Crowley looked at the door, which failed to burst open under the force of forced politeness, looked at the bottle in his hand again, shrugged, and polished it off before he went to let Michael in. At least he could break the bottom for a makeshift weapon in a pinch.

"Foul fiend," Michael greeted him, as if this were Crowley's official title and the archangel hated to give him even that much respect. "You have drunk of the Talskier and reentered the flat. What other demands will you place upon heaven's bounty?"

"Er, wha?"

"Your dues have been settled. You have an unlimited miracle budget, which I protested. What. Other. Demands. Do. You. Have. Of. Heaven?" If any angels besides Aziraphale - and apparently, the Metatron - ate, Crowley would have assumed Michael had something sour stuck in the metaphorical craw. White teeth ground together in a snarl of a smile, but Michael held in place.

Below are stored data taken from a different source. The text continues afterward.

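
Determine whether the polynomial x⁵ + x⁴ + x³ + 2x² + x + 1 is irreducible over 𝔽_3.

Yes

Write f(x) = x⁵ + x⁴ + x³ + 2x² + x + 1.
Check for roots in 𝔽_3: f(0) = 1; f(1) = 1; f(2) = 1.
No roots, so no linear factors.
Monic irreducibles of degree 2 over GF(3): x² + 1, x² + x + 2, x² + 2x + 2.
None of them divide f (all give nonzero remainder).
No irreducible factor of degree ≤ 2 exists, so f is irreducible over GF(3).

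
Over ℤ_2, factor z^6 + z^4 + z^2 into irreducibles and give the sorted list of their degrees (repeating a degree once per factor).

1, 1, 2, 2

Write h(z) = z^6 + z^4 + z^2.
Roots in ℤ_2: h(0) = 0 → root; h(1) = 1.
Linear factors from roots: (z).
Complete factorization: h(z) = (z)^2·(z^2 + z + 1)^2.
Factor degrees with multiplicity: 1 + 1 + 2 + 2 = 6.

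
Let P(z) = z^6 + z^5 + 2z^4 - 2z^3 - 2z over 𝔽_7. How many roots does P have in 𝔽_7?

Evaluate at each of the 7 elements of 𝔽_7:
P(0) = 0 → root; P(1) = 0 → root; P(2) = 3; P(3) = 3; P(4) = 1; P(5) = 0 → root; P(6) = 6.
Roots: {0, 1, 5}.

3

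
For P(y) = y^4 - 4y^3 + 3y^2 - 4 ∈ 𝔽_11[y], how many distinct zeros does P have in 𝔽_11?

Evaluate at each of the 11 elements of 𝔽_11:
P(0) = 7; P(1) = 7; P(2) = 3; P(3) = 7; P(4) = 0 → root; P(5) = 9; P(6) = 8; P(7) = 6; P(8) = 3; P(9) = 1; P(10) = 4.
Roots: {4}.

1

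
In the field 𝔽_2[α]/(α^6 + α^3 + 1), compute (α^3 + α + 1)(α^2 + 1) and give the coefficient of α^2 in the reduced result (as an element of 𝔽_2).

Multiply in 𝔽_2[α]: (α^3 + α + 1)·(α^2 + 1) = α^5 + α^2 + α + 1.
Reduced: α^5 + α^2 + α + 1.

1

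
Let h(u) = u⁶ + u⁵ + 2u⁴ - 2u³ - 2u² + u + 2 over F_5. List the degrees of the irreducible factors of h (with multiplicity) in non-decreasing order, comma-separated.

6

Roots in F_5: h(0) = 2; h(1) = 3; h(2) = 3; h(3) = 2; h(4) = 3.
Complete factorization: h(u) = (u⁶ + u⁵ + 2u⁴ - 2u³ - 2u² + u + 2).
Factor degrees with multiplicity: 6 = 6.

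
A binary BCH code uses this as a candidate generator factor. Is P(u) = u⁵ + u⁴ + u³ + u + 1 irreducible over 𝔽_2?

Yes

Check for roots in 𝔽_2: P(0) = 1; P(1) = 1.
No roots, so no linear factors.
Monic irreducibles of degree 2 over GF(2): u² + u + 1.
None of them divide P (all give nonzero remainder).
No irreducible factor of degree ≤ 2 exists, so P is irreducible over GF(2).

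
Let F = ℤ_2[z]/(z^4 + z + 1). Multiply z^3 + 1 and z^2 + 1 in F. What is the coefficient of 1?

Multiply in ℤ_2[z]: (z^3 + 1)·(z^2 + 1) = z^5 + z^3 + z^2 + 1.
Reduce using z^4 ≡ z + 1 (mod z^4 + z + 1).
Reduced: z^3 + z + 1.

1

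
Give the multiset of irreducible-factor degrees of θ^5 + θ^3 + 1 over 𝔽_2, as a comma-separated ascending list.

5

Write h(θ) = θ^5 + θ^3 + 1.
Roots in 𝔽_2: h(0) = 1; h(1) = 1.
Complete factorization: h(θ) = (θ^5 + θ^3 + 1).
Factor degrees with multiplicity: 5 = 5.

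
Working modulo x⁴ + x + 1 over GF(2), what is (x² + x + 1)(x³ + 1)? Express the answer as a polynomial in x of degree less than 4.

Multiply in GF(2)[x]: (x² + x + 1)·(x³ + 1) = x⁵ + x⁴ + x³ + x² + x + 1.
Reduce using x⁴ ≡ x + 1 (mod x⁴ + x + 1).
Reduced: x³ + x.

x^3 + x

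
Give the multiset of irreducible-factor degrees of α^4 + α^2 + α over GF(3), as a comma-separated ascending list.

Write g(α) = α^4 + α^2 + α.
Roots in GF(3): g(0) = 0 → root; g(1) = 0 → root; g(2) = 1.
Linear factors from roots: (α), (α + 2).
Complete factorization: g(α) = (α)·(α + 2)·(α^2 + α + 2).
Factor degrees with multiplicity: 1 + 1 + 2 = 4.

1, 1, 2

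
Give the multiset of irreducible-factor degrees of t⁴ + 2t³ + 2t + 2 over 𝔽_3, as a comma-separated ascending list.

2, 2

Write h(t) = t⁴ + 2t³ + 2t + 2.
Roots in 𝔽_3: h(0) = 2; h(1) = 1; h(2) = 2.
Complete factorization: h(t) = (t² + 1)·(t² + 2t + 2).
Factor degrees with multiplicity: 2 + 2 = 4.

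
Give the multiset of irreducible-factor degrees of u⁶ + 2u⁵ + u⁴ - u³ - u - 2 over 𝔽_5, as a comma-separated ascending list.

Write f(u) = u⁶ + 2u⁵ + u⁴ - u³ - u - 2.
Roots in 𝔽_5: f(0) = 3; f(1) = 0 → root; f(2) = 2; f(3) = 4; f(4) = 0 → root.
Linear factors from roots: (u - 1), (u + 1).
Complete factorization: f(u) = (u + 1)·(u - 1)·(u² - 2)·(u² + 2u - 1).
Factor degrees with multiplicity: 1 + 1 + 2 + 2 = 6.

1, 1, 2, 2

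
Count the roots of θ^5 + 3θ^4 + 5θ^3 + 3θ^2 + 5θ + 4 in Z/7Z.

Write f(θ) = θ^5 + 3θ^4 + 5θ^3 + 3θ^2 + 5θ + 4.
Evaluate at each of the 7 elements of Z/7Z:
f(0) = 4; f(1) = 0 → root; f(2) = 6; f(3) = 2; f(4) = 0 → root; f(5) = 3; f(6) = 6.
Roots: {1, 4}.

2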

"You're asking me if I want anythin' from heaven. You. You're offering me anything I want." The whisky must be starting to hit.

"You're technically the highest ranking occult being in heaven. It's a short list," Michael said quickly, as if that were a reason to curb his enthusiasm instead of spark his wonder. "And currently, the head archangel has seen fit to rearrange the heavenly spheres so that the occult powers have jurisdiction above the ethereal - or at least most of them."

Michael could've knocked him over with a feather. "Ssso… what I'm hearing, and I'm ssure you'll tell me off if I don't have this right, iss that I'm your boss? And thiss is Aziraphale's doing?"

Michael didn't answer right away, which was an answer in itself.

"'M sstill a demon. Big sssnakey ssserpent. Didn't ssign up for thiss." Crowley flicked out a forked tongue as much to check for himself as to make it weird for Michael. It was plenty weird for him.

"None of us did." Someone spare him from Michael's sympathy. Er, shared feelings. "Sympathy" was a stretch. "The head archangel insisted that he would not move forward with the Ineffable Plan unless he had the 'nicest, kindest being' he'd ever met as his second in command. Even if you're too wrongheaded to Rise. Frankly, I don't see it."

Crowley wished he had sunglasses that covered his entire head. He wasn't even sure what expression was flitting across his face when he muttered "that bastard," but it came out far fonder than it had any right to. "Got the lot of you stepping and fetching already, does he?"

"He did say that you already had some experience acting as a tour guide for the messiah."

Crowley had not missed heaven at all. "I'll get Adam. We'll see sssomething, all right."